2009/08/02

パーツがまる見え


ツインタワーのあるKLCC北側にある、Jalan Ampang と Jalang Yap Kwan Seng の交差点にあるこの建物はオーストラリア大使館である。日曜日の大使館にはもちろん入れないから外からながめるしかないが、L字型のこの建物はその全体を皮で包んで仕上げると言う発想で造られることはなかったようだ。なので中身がよく見える。だが見えたところでそれが何を示しているかまではわからない。
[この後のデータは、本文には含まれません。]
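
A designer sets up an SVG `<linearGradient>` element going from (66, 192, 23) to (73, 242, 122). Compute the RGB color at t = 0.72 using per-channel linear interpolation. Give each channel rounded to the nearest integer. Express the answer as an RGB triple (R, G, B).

R = 66 + 0.72 × (73 − 66) = 66 + 0.72 × 7 = 71.04 → 71
G = 192 + 0.72 × (242 − 192) = 192 + 0.72 × 50 = 228 → 228
B = 23 + 0.72 × (122 − 23) = 23 + 0.72 × 99 = 94.28 → 94

(71, 228, 94)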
何らかの建築計画的な階層があって、それがこの形に現れているのだろうとまでは想像できるのだが。

ピカピカで目立つ外観の高層ビルの多い現在のKL市内の景観にあっては、この形も色もそして小ささのどれもがこの建物の何たるかをアピールするには至らないように感じられる。中低層の建物が大きく茂った木々の中に埋もれるように置かれていた10年か15年前であればこの建物の外観はそれなりの魅力を放っていたのではないかと想像するが、果たしてこの建物はいつ頃建てられたものなのだろう。ライトがプレーリー地帯に建てた家と同じように、この建物もこの熱帯都市にぴったりだった時代があるのだろうか。想像するしか無いのだけれど。


以前に見たスカイハウス(菊竹清訓:東京都文京区)もビルの谷間に埋もれたようにあったのを思い出した。テキストに出ていた菊竹氏のスケッチからはもっとながめの良い高台の庵のようなものを想像したのだが、実際には埋もれた状態となってしまっていてびっくりした。時代の流れは誰にとっても読みにくいものだと思う。